USGIF Member Spotlight: ICEYE

ICEYE co-founder Rafal Modrzewski discusses the origin and evolution of the Finnish SAR satellite company and its partnership to provide Ukraine with access to SAR capabilities.

A decade ago, Rafal Modrzewski and Pekka Laurila came up with the idea for ICEYE while studying together at Finland’s Aalto University. Laurila specialized in GIS, while Modrzewski studied radio science, and together they worked on a team that designed the first Finnish satellite ever launched. By the time that satellite reached space, Modrzewski and Laurila had left to cofound ICEYE, and in 2018 the company sent the second Finnish satellite into orbit: ICEYE-X1, the world’s first synthetic aperture radar (SAR)-equipped microsatellite. The company’s name derives from the first challenge ICEYE addressed, studying the effects of climate change on Arctic ice along the Northern Sea Route.

Rafal Modrzewski, co-founder of ICEYE

Modrzewski spoke to trajectory about the company’s approach, and the effect he believes commercial SAR satellites will have on geospatial intelligence.

trajectory: ICEYE helped pioneer the launch of small, commercial SAR satellites, but now that market is growing more crowded. What differentiates ICEYE in terms of your products and approach?

Modrzewski: We are highly vertically integrated. We are responsible for the design of almost all the subsystems that constitute the satellite, and that gives us an ability to change things at a much lower level, and all the team is a single entity that works very efficiently. So, we don’t get interface problems, and we’re able to optimize things at the system level with solutions that are as deep as the subsystems.

That structure has also allowed us to introduce what we call agile hardware methodology in our development, and it means that we iterate satellite designs very quickly. We have a big team of engineers that owns that design, and they continuously make improvements to all sorts of elements. We are releasing new generations of satellites fast, and they keep getting better—and the same goes with the SAR processor, which we write ourselves. That benefits from our knowledge of every single element inside the satellite. That’s the foundational part of ICEYE that has allowed us to become the leader of the market and is allowing us to keep our leadership position.

What will be the effect of the wave of small commercial satellites coming online now and over the next few years? What are the tactical implications of that added persistence and detail?

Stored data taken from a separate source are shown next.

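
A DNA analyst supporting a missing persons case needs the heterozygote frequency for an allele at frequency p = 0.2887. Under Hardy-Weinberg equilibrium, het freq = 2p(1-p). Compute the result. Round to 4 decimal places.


Hardy-Weinberg heterozygote frequency:
q = 1 - p = 1 - 0.2887 = 0.7113
2pq = 2 * 0.2887 * 0.7113 = 0.4107

0.4107


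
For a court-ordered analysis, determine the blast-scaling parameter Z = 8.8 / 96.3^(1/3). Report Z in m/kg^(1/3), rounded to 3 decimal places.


Scaled distance calculation:
W^(1/3) = 96.3^(1/3) = 4.583622
Z = R / W^(1/3) = 8.8 / 4.583622
Z = 1.920 m/kg^(1/3)

1.920


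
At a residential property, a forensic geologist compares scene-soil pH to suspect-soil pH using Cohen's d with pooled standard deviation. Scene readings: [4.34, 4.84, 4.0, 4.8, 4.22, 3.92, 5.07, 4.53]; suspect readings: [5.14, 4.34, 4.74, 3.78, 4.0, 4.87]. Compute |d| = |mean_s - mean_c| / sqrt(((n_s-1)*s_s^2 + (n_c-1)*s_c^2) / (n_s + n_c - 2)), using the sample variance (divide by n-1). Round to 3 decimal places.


Pooled-variance Cohen's d for soil pH comparison:
Scene mean = 35.72 / 8 = 4.465
Suspect mean = 26.87 / 6 = 4.478333
Scene sample variance s_s^2 = 0.173143
Suspect sample variance s_c^2 = 0.279057
Pooled variance = ((n_s-1)*s_s^2 + (n_c-1)*s_c^2) / (n_s + n_c - 2) = 0.217274
Pooled SD = sqrt(0.217274) = 0.466127
Mean difference = -0.013333
|d| = |-0.013333| / 0.466127 = 0.029

0.029


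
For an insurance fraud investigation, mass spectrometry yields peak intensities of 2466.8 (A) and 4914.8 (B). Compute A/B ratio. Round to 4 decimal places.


Spectral peak ratio:
Peak A = 2466.8 counts
Peak B = 4914.8 counts
Ratio = 2466.8 / 4914.8 = 0.5019

0.5019


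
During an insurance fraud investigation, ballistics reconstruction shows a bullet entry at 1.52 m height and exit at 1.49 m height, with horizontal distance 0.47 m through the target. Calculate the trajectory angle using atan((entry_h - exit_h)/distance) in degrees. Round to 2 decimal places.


Bullet trajectory angle:
Height difference = 1.52 - 1.49 = 0.03 m
angle = atan(0.03 / 0.47)
angle = atan(0.06383)
angle = 3.65 degrees

3.65


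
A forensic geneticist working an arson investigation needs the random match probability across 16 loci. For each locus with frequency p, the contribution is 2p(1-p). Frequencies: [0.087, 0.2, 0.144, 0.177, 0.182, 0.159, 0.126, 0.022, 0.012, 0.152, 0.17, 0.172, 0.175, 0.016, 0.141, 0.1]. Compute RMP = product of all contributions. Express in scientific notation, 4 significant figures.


Computing RMP for 16 loci:
Locus 1: 2 * 0.087 * 0.913 = 0.158862
Locus 2: 2 * 0.2 * 0.8 = 0.32
Locus 3: 2 * 0.144 * 0.856 = 0.246528
Locus 4: 2 * 0.177 * 0.823 = 0.291342
Locus 5: 2 * 0.182 * 0.818 = 0.297752
Locus 6: 2 * 0.159 * 0.841 = 0.267438
Locus 7: 2 * 0.126 * 0.874 = 0.220248
Locus 8: 2 * 0.022 * 0.978 = 0.043032
Locus 9: 2 * 0.012 * 0.988 = 0.023712
Locus 10: 2 * 0.152 * 0.848 = 0.257792
Locus 11: 2 * 0.17 * 0.83 = 0.2822
Locus 12: 2 * 0.172 * 0.828 = 0.284832
Locus 13: 2 * 0.175 * 0.825 = 0.28875
Locus 14: 2 * 0.016 * 0.984 = 0.031488
Locus 15: 2 * 0.141 * 0.859 = 0.242238
Locus 16: 2 * 0.1 * 0.9 = 0.18
RMP = 5.368e-13

5.368e-13


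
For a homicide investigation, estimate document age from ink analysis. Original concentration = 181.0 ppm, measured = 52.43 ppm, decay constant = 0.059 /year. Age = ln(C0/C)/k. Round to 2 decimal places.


Document age estimation:
C0/C = 181.0 / 52.43 = 3.452222
ln(C0/C) = 1.239018
t = 1.239018 / 0.059 = 21.00 years

21.00


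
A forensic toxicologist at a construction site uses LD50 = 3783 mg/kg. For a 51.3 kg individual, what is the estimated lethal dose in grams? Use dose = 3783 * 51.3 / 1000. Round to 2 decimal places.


Lethal dose calculation:
Lethal dose = LD50 * body_weight / 1000
= 3783 * 51.3 / 1000
= 194067.9 / 1000
= 194.07 g

194.07


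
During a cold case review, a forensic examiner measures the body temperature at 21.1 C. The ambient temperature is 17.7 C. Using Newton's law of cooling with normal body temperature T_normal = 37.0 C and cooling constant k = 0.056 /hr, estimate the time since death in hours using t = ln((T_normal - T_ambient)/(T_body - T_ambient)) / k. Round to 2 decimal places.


Using Newton's law of cooling:
t = ln((T_normal - T_ambient) / (T_body - T_ambient)) / k
T_normal - T_ambient = 19.3
T_body - T_ambient = 3.4
Ratio = 5.676471
ln(ratio) = 1.73633
t = 1.73633 / 0.056 = 31.01 hours

31.01


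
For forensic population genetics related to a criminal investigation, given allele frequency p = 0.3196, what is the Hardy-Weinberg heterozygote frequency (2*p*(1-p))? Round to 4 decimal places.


Hardy-Weinberg heterozygote frequency:
q = 1 - p = 1 - 0.3196 = 0.6804
2pq = 2 * 0.3196 * 0.6804 = 0.4349

0.4349


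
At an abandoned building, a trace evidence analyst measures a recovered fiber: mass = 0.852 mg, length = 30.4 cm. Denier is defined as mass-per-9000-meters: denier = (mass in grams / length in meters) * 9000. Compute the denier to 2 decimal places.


Denier calculation:
Mass in grams = 0.852 mg / 1000 = 0.000852 g
Length in meters = 30.4 cm / 100 = 0.304 m
Linear density = mass / length = 0.000852 / 0.304 = 0.00280263 g/m
Denier = (g/m) * 9000 = 0.00280263 * 9000 = 25.22

25.22


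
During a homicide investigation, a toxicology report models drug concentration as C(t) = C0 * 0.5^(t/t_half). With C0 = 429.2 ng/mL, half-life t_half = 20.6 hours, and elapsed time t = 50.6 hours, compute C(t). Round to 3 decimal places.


Drug concentration decay:
Number of half-lives = t / t_half = 50.6 / 20.6 = 2.456311
Decay factor = 0.5^2.456311 = 0.18221189
C(t) = 429.2 * 0.18221189 = 78.205 ng/mL

78.205


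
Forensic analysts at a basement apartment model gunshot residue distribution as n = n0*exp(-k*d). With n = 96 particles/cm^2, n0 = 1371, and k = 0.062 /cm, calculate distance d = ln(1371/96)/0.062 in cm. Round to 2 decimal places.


GSR distance calculation:
n0/n = 1371 / 96 = 14.28125
ln(n0/n) = 2.658947
d = 2.658947 / 0.062 = 42.89 cm

42.89


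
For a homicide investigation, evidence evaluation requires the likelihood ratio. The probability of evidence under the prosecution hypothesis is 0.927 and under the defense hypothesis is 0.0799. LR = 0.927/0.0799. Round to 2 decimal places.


Likelihood ratio calculation:
LR = P(E|Hp) / P(E|Hd)
LR = 0.927 / 0.0799
LR = 11.60

11.60


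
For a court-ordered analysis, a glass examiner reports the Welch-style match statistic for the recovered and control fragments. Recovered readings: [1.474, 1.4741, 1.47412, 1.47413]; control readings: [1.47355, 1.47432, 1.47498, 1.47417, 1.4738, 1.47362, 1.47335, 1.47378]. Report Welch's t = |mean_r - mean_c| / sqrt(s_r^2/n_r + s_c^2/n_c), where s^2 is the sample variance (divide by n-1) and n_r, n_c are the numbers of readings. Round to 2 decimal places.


Welch's t-criterion for glass RI comparison:
Recovered mean = sum / n_r = 5.89635 / 4 = 1.4740875
Control mean = sum / n_c = 11.79157 / 8 = 1.4739463
Recovered sample variance s_r^2 = 3.55833e-09
Control sample variance s_c^2 = 2.75198e-07
Welch SE (unpooled) = sqrt(s_r^2/n_r + s_c^2/n_c) = sqrt(8.89583e-10 + 3.43998e-08) = sqrt(3.52894e-08) = 0.000187855
|mean_r - mean_c| = 0.00014125
t = 0.00014125 / 0.000187855 = 0.75

0.75


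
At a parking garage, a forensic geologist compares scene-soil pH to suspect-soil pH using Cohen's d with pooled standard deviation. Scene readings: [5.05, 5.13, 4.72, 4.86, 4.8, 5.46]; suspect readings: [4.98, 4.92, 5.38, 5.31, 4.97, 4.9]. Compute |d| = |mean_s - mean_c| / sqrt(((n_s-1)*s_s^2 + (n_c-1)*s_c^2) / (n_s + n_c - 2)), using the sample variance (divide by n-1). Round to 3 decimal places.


Pooled-variance Cohen's d for soil pH comparison:
Scene mean = 30.02 / 6 = 5.003333
Suspect mean = 30.46 / 6 = 5.076667
Scene sample variance s_s^2 = 0.073787
Suspect sample variance s_c^2 = 0.044587
Pooled variance = ((n_s-1)*s_s^2 + (n_c-1)*s_c^2) / (n_s + n_c - 2) = 0.059187
Pooled SD = sqrt(0.059187) = 0.243284
Mean difference = -0.073333
|d| = |-0.073333| / 0.243284 = 0.301

0.301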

Because of all the changes in commercial space technology over the past five years, including signal intelligence, SAR, optical and other sensors, there’s been a major change in the frequency with which we can capture the data, as well as the variety of data that we can capture, and also the speed with which we can recover or receive that data. You’re talking about a 10x change usually, because it used to be one image per day for SAR, and now it’s 10 images per day with ICEYE’s constellation. When you combine that with the fact that you can receive those images within 20 or 30 minutes following acquisition, you’re changing the whole paradigm of the use of space in a theoretical military conflict. You’re changing the use of the information from the strategic domain to the tactical domain because suddenly it comes to you so fast and so frequently that you can make tactical decisions based on the information.

In August, you announced that ICEYE is partnering with the Serhiy Prytula Charity Foundation to provide the Government of Ukraine with access to your SAR capabilities. What went into that decision?

Supporting this situation is just the right thing to do. It’s always been a part of our moral compass and internal company integrity. We’ve been clear about the fact that we are going to provide appropriately coordinated support. We didn’t want to do it ourselves, but in coordination we’re happy to do so. That makes us proud, and a second thing that makes us proud is that we did not expect that there would be such a request—we thought that satellites were perhaps on a different level of priority. But it turned out they are extremely important, and ICEYE’s technology is very useful. I think that’s just a recognition of the quality of the product that we have managed to create.

What drew you to USGIF? What do you hope to achieve through your participation in this community?

We believe that because the new space revolution is in such early days—and I believe that it’s extremely early days, these are still baby steps that we are making—the best way to proceed in a market like this is actually to do it in a team. We felt that USGIF is the right community to be part of, and we’re proud to be part of it.

What does the future hold for ICEYE? How do you expect your industry to evolve?

The sector is headed for continued, exponential growth. I think the sector will get out of the market’s downturn stronger because it’s foundationally needed as a technology and has very strong foundations. And then it will keep on growing.

For ICEYE specifically, our constellation will grow majorly over the next five years. We are today building 12 satellites a year, and we are increasing fast. I expect that we we’ll be doing 50-plus satellites per year down the line, with significantly enhanced capabilities and much faster delivery. So everything that people have dreamed of, such as, ‘Can we get an image down to within five minutes rather than 30?’—I am certain that it will be possible.

The other thing to emphasize is the work being done on building applications around SAR data. Having raw SAR imagery is great, but we need to be able to convert it into insights that can be understood and used by people who are not GIS experts, but they need this information that they need insights for decision making. Right now we are still living in a closed community of experts, and we want to get out into the open world, and we are putting a lot of effort into that.